"The Mormon Question," Washington Union, 1 June 1858, 2.
Elkhorn, May 5, 1858
Mr. Editor: In your paper of a late date, I find an article under the heading, signed “Fair Warning,” which attracted my attention. I think your correspondent has overrated the danger to be feared from the Mormons, but some of the facts stated by him are known to many.
Here in Elkhorn we are directly upon the route for Salt Lake, and can form a fair estimate of the number on Mormons now crossing the plains. I can state of my own knowledge that the Mormon emigration this season is very large—at this point there is hardly an hour in the day when there is not a Mormon train in sight. These trains in most cases will be composed of from ten to twenty men—but some are larger, and one has been known to contain one hundred and sixty men. No women or children are seen with the trains—they do not encumber themselves with any baggage except that the most necessary. Horses and mules are used almost entirely—oxen more rarely—and hard-carts not at all. The desire seems to be to move in the most speedy manner.
In conversation with an intelligent Mormon a day or two since, he stated that the number of Mormons which would during this season cross the plains, would be fully equal to the number of troops in the Utah army. This large number of enthusiasts, armed and equipped as they are, and strong enough in themselves to give battle to the troops of the United States, will be no slight addition to the defensive force of Brigham Young.These trains are all well supplied with guns, pistols, and ammunition. Whether they propose to make any attempt to annoy Uncle Sam by cutting off some of the supply trains, now on the way to Utah, or to commence no offensive operations before joining their brethren in Salt Lake, remains to be seen.

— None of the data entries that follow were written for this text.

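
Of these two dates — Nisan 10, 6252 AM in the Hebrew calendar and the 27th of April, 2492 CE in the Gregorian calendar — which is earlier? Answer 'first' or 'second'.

first

Converting both to JDN: 2631342 vs 2631362; the smaller is the first.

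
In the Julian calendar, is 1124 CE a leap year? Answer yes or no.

yes

1124 mod 4 = 0, so it is a leap year in the Julian calendar.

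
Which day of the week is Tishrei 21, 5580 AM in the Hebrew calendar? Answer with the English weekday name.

In the Gregorian calendar this is 10 October 1819 (JDN 2385718).
Since JDN mod 7 = 6 (0 = Monday), the day is Sunday.

Sunday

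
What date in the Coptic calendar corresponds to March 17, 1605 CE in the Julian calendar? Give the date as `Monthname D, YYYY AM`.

Both dates share Julian Day Number 2307360; in the Coptic calendar that is 21 Paremhat 1321 AM.

Paremhat 21, 1321 AM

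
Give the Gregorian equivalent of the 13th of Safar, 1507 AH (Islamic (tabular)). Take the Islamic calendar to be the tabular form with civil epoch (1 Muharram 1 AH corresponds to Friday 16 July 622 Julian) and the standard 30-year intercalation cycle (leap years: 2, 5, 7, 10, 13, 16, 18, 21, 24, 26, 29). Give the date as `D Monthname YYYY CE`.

Julian Day Number of the source date = 2482158.
Converting JDN 2482158 to the Gregorian calendar gives 25 October 2083 CE.

25 October 2083 CE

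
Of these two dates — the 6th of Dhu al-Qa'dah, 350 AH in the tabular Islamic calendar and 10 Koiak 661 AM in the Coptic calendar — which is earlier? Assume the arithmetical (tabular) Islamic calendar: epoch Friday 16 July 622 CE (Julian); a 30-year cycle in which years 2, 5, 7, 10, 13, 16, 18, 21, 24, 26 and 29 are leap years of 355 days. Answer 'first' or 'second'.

second

First date → JDN 2072414; second date → JDN 2066194.
JDN 2066194 < JDN 2072414, so the second date is earlier.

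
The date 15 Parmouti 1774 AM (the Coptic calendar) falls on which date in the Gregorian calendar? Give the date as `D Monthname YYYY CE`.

23 April 2058 CE

Julian Day Number of the source date = 2472842.
Converting JDN 2472842 to the Gregorian calendar gives 23 April 2058 CE.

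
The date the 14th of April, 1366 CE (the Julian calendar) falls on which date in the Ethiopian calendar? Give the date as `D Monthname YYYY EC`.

Julian Day Number of the source date = 2220093.
Converting JDN 2220093 to the Ethiopian calendar gives 19 Miyazya 1358 EC.

19 Miyazya 1358 EC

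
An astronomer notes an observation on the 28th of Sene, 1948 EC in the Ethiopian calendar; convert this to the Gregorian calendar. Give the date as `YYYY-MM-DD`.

Both dates share Julian Day Number 2435660; in the Gregorian calendar that is 5 July 1956 CE.

1956-07-05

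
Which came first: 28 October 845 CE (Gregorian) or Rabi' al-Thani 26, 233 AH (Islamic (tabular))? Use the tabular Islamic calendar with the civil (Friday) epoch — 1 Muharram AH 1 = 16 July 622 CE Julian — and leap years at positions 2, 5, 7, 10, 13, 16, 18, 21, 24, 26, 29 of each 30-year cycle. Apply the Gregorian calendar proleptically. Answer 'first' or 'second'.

The two dates have Julian Day Numbers 2029991 and 2030767 respectively.
Since 2029991 < 2030767, the first date comes first.

first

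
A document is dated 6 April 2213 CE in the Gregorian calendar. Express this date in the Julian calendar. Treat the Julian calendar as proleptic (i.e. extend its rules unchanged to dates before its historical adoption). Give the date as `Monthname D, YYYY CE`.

For dates in this range the Gregorian date is 15 days ahead of the Julian.
6 April 2213 Gregorian − 15 days → 22 March 2213 Julian.

March 22, 2213 CE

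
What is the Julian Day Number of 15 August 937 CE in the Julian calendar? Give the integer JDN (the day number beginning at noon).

Equivalently 20 August 937 (proleptic Gregorian).
JDN 2299161 is 15 October 1582 CE (Gregorian); the target day is −235637 days from there, so JDN = 2063524.

2063524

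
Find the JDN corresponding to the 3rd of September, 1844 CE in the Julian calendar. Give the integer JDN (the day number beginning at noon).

2394825

In the Gregorian calendar the same day is 15 September 1844.
JDN 2400001 is 17 November 1858 CE (Gregorian), MJD 0; the target day is −5176 days from there, so JDN = 2394825.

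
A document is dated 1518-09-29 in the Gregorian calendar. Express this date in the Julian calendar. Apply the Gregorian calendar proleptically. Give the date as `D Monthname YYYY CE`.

At this point the Julian calendar is 10 days behind the Gregorian.
29 September 1518 Gregorian − 10 days → 19 September 1518 Julian.

19 September 1518 CE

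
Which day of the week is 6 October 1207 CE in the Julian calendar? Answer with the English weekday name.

Equivalently 13 October 1207 Gregorian, JDN 2162193.
Since JDN mod 7 = 5 (0 = Monday), the day is Saturday.

Saturday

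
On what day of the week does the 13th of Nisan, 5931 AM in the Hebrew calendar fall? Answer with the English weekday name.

Thursday

In the Gregorian calendar this is 18 April 2171 (JDN 2514109).
JDN 2514109 mod 7 = 3, and JDN 0 was a Monday, so this is a Thursday.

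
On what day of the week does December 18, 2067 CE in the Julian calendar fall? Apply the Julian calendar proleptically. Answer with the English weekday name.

Saturday

Equivalently 31 December 2067 Gregorian, JDN 2476381.
2476381 ≡ 5 (mod 7); counting from Monday = 0 gives Saturday.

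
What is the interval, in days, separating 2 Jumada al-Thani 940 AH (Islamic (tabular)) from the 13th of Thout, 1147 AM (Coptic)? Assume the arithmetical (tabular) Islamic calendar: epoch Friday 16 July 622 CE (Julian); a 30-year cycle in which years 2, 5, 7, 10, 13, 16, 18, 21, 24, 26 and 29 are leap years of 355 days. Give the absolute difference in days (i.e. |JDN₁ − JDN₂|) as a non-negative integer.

First date → JDN 2281339; second date → JDN 2243618.
The interval is |2281339 − 2243618| = 37721 days.

37721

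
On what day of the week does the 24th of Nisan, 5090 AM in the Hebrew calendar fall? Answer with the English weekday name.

Equivalently 22 April 1330 Gregorian, JDN 2206944.
2206944 ≡ 5 (mod 7); counting from Monday = 0 gives Saturday.

Saturday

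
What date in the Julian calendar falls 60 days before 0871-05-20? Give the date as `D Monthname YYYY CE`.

JDN of 0871-05-20 = 2039330.
2039330 − 60 = 2039270.
JDN 2039270 in the Julian calendar is 21 March 871 CE.

21 March 871 CE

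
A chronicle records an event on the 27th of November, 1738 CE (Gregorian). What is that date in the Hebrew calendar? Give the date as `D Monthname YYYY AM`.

15 Kislev 5499 AM

Both dates share Julian Day Number 2356182; in the Hebrew calendar that is 15 Kislev 5499 AM.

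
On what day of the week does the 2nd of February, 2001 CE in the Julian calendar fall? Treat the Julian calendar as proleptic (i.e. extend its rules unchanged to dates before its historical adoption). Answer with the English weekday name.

Thursday

This is JDN 2451956 (15 February 2001 Gregorian).
JDN 2451956 mod 7 = 3, and JDN 0 was a Monday, so this is a Thursday.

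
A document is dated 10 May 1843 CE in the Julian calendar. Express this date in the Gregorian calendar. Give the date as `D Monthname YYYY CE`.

22 May 1843 CE

The Julian–Gregorian offset here is 12 days (Julian trailing).
10 May 1843 Julian + 12 days → 22 May 1843 Gregorian.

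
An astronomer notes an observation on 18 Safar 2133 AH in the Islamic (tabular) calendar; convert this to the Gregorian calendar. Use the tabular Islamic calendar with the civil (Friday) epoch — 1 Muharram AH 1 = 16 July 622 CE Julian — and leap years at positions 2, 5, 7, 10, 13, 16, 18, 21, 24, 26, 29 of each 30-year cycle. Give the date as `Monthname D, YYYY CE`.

Julian Day Number of the source date = 2703997.
Converting JDN 2703997 to the Gregorian calendar gives 11 March 2691 CE.

March 11, 2691 CE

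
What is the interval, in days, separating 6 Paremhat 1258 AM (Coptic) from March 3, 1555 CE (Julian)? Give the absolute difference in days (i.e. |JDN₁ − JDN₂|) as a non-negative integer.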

Is it not greatly desirable that these trains should be stopped, and these reinforcements for Salt Lake deviated from their course? It evidently is so—and I think that if the attention of the President was called to this matter, a body of U. S. troops would be stationed at this point immediately, with directions to examine all trains proceeding West, and to detain such as might seem to be endeavoring to give “aid and comfort” to the Mormon rebels.